Nadeden’s blood and rain-soaked hand lowers down the hatch toward the Machinist, who looks upon on her wearily. Who is this Woman? They think to themself. My only option at survival? Is this it? Do I want to survive? They remember the others. The other Machinists, the rest of their species, which they knew long ago back on their home planet, the Forge. They must go back. They have been away so long, and as they feel this rust encroaching on their body and sense the absence of metal, they know that something has gone horribly wrong. They must return to the Forge.

They raise their thin metallic hand. Their circuitry roars to life as their fingers unravel. As the Machinist takes Nadeden’s hand, their pure, cool metal suddenly begins to corrode under the heat of her muddied, unkempt flesh. The Rusting has already taken hold. There is no escaping the Emperor’s curse.
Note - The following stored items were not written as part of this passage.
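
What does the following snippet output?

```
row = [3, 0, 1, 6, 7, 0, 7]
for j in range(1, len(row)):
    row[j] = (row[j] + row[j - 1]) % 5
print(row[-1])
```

j=1: row[1] = (0+3)%5 = 3 → [3, 3, 1, 6, 7, 0, 7]
j=2: row[2] = (1+3)%5 = 4 → [3, 3, 4, 6, 7, 0, 7]
j=3: row[3] = (6+4)%5 = 0 → [3, 3, 4, 0, 7, 0, 7]
j=4: row[4] = (7+0)%5 = 2 → [3, 3, 4, 0, 2, 0, 7]
j=5: row[5] = (0+2)%5 = 2 → [3, 3, 4, 0, 2, 2, 7]
j=6: row[6] = (7+2)%5 = 4 → [3, 3, 4, 0, 2, 2, 4]

4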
Nadeden pulls the Machinist out from the cargo hatch, their body slumps onto the flesh interior of the ship while their optics gaze into the rain. Orson’s body lies next to them, and all the other corpses lie before them. The surge of emotion is forced into a flat monotone as it always is with their species. “Did you do this?” The speech is scrambled by degradation. The Machinist’s voicebox is already strained. However, the uncanniness of the speech barely fazes Nadeden as she huffs, “Yeah, come on.”

She reaches down to grab the Machinist, but they flinch away from her. A single wire in their neck comes undone. “Life is precious, life is all, I shall not raise my hand. I would weep for the dead if I had tears to shed.”
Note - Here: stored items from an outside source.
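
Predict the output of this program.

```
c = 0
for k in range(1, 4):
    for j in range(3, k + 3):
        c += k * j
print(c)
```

k=1,j=3: c = 0+3 = 3
k=2,j=3: c = 3+6 = 9
k=2,j=4: c = 9+8 = 17
k=3,j=3: c = 17+9 = 26
k=3,j=4: c = 26+12 = 38
k=3,j=5: c = 38+15 = 53

53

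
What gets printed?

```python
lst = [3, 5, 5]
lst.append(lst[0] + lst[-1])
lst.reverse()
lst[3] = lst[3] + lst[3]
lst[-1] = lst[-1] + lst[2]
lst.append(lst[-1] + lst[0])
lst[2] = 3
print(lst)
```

append lst[0]+lst[-1] = 3+5 = 8 → [3, 5, 5, 8]
reverse → [8, 5, 5, 3]
lst[3] = lst[3]+lst[3] = 3+3 = 6 → [8, 5, 5, 6]
lst[-1] = lst[-1]+lst[2] = 6+5 = 11 → [8, 5, 5, 11]
append lst[-1]+lst[0] = 11+8 = 19 → [8, 5, 5, 11, 19]
lst[2] = 3 → [8, 5, 3, 11, 19]

[8, 5, 3, 11, 19]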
“What was that?” Nadeden leans back down toward the Machinist, unsure of what she’s just heard. “I can’t work with a killer.” Their voice cracks. She sighs, “Well, looking at the state of you, I don’t think you have much of a choice.”

The Machinist had felt the rust, but it is with Nadeden’s comment that they now fully sense it on them. Another wire disconnects from their body as Nadeden lifts them up. She places their left arm over her shoulder. “Now don’t go rusting on me yet, the nearest town is just a dozen kiloclicks south of here, if we hurry, we can make it back before daybreak.”

The pair descends down the hill, the Machinist spots the ever-burning bodies and ships in the canyon just over the horizon, yet doesn’t say anything. They’re far too overwhelmed. Together, the pair reaches the bottom. They look out to the lights burning on the horizon. “Fire burns forever on Terra-gilma,” Nadeden solemnly states, “Just like how it rains forever too. Each town has one fire burning at all times. That closest one,” She points beyond a forest of decaying black trees in the distance, “Is the one we’re going to. I have a friend there who has what you can use to build a ship.” The Machinist simply nods in response as they think to themself, She has heard tales of our builders, yet she does not know that I am nothing more than a Smith who summons metal. I cannot build. I cannot build.

Nadeden shifts the Smith’s weight as she carries them onward. The rust settles further into them with every step. As their metal corrodes, something else chips away at the Machinist’s iron heart. Fear.